Uno de los grandes desafíos que uno encuentra cuando habla de judaísmo a judíos criados con valores laicos, es hablar de la idea que existe una verdad absoluta a la cual uno se debe someter y que no todo es relativo.
El otro día escuché a uno hablando de los 'arrogantes que creen que su verdad es la verdad'.
Me pregunté: ¿Estará este hombre absolutamente convencido de que no existe una verdad absoluta? ¿No será esa, entonces, una verdad absoluta que contradice su propia negación de la existencia de verdades absolutas? Y si no está absolutamente convencido de que no existe una verdad absoluta, ¿cómo sabe que el otro realmente no la puede tener? O quizás lo que no quiere es que exista una verdad absoluta en manos de otros que choque con sus preferencias personales…
Muchas veces uno cree que está buscando la verdad, cuando en realidad está huyendo de ella, como vemos en la siguiente historia.
Cuentan de un hombre que a los 20 años salió al mundo en búsqueda de la verdad. Durante 60 años viajó por el mundo entero. Conoció a todas las distintas civilizaciones con sus respectivas creencias y costumbres. Ninguna le convenció lo suficiente como para que la adoptara para sí mismo.
Un día, cuando estaba viajando en su barco en alta mar, vio de lejos una gran luz. Era una luz como nunca vio en su vida. Siempre curioso por conocer cosas nuevas, se acercó a la isla y vio que estaba llena de velas. Millones y millones de velas.
Desembarcó y quedó mirando, maravillado.
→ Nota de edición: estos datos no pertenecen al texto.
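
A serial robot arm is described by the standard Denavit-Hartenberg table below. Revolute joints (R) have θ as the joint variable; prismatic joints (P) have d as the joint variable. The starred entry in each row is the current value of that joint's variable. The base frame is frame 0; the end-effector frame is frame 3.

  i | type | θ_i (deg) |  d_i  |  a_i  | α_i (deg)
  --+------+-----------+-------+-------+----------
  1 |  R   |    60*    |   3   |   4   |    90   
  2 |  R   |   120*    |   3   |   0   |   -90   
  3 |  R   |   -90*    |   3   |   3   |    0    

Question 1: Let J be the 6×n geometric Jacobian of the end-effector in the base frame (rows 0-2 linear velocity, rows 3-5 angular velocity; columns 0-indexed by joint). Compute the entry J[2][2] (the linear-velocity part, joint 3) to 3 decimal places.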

De pronto se le acercó un hombre anciano con una sonrisa en el rostro y le extendió la mano. "Bienvenido, Señor. ¿Qué puedo hacer por Ud.?" preguntó el nativo.
"Bueno, yo soy un buscador de la verdad. Toda mi vida me he dedicado a buscar la verdad. Vi esta isla de lejos y me acerqué para investigarla," explicó.
"Tienes suerte," dijo el anciano. "Esta es la Isla de la Verdad. Cuando uno nace se le prende aquí una vela.
Cuando la vela se apaga, su alma vuelve a su origen." "¡Qué increíble!" exclamó el hombre.
"¿Todos tienen una vela?"
"Sí, todos."
"¿Yo también?" preguntó el hombre, incrédulo.
"Sí, Ud. también."
"¿Puedo verla?".
"¡Cómo no!" dijo el anciano y procedió a explicarle al visitante cómo encontrar su vela.
El hombre siguió las instrucciones del anciano y en pocos minutos se encontraba frente a un vaso de aceite con una llama con su nombre y apellido grabados en ella.
Su emoción por ver su propia vela desvaneció rápidamente al ver que quedaba muy poco aceite y que la llama estaba por apagarse.
"¿Qué hago?" pensó. De repente, se dio cuenta que la vela de al lado estaba llena, aparentemente perteneciente a un niño recién nacido.
"Saco un poco de aceite de esa vela y así me salvo la vida," pensó. "Igual no se dará cuenta; tiene toda una vida por delante."
"Pero, no es justo…" siguió pensando. "Eventualmente esas gotas que le saque le afectarán. No lo puedo hacer."
La llama empezó a titilarse, dando señales de que estaba en sus últimos suspiros.
El hombre, en su desesperación, no vaciló mucho más y agarró la vela lindera para abastecerse de allí una extensión de vida.
De repente, apareció el anciano y agarrándole el brazo, dijo: "¿No me dijiste que estabas buscando la verdad? Aparentemente es más interesante buscarla que encontrarla…"
La festividad de Pésaj, en la cual comemos Matzá para celebrar nuestra liberación de Egipto y el posterior recibimiento de la Torá en el Sinaí, nos enseña que sí, existe la verdad. Pero para poder encontrar la verdad, uno debe estar dispuesto a liberarse de su verdad. Mientras uno se aferre a sus ideas, hábitos y deseos personales, no estará en condiciones de buscar la verdad y menos aún le interesará encontrarla. Para lograr la verdadera libertad personal hace falta tener la cualidad de la humildad representada por la Matzá, un pan confeccionado de una masa no inflada.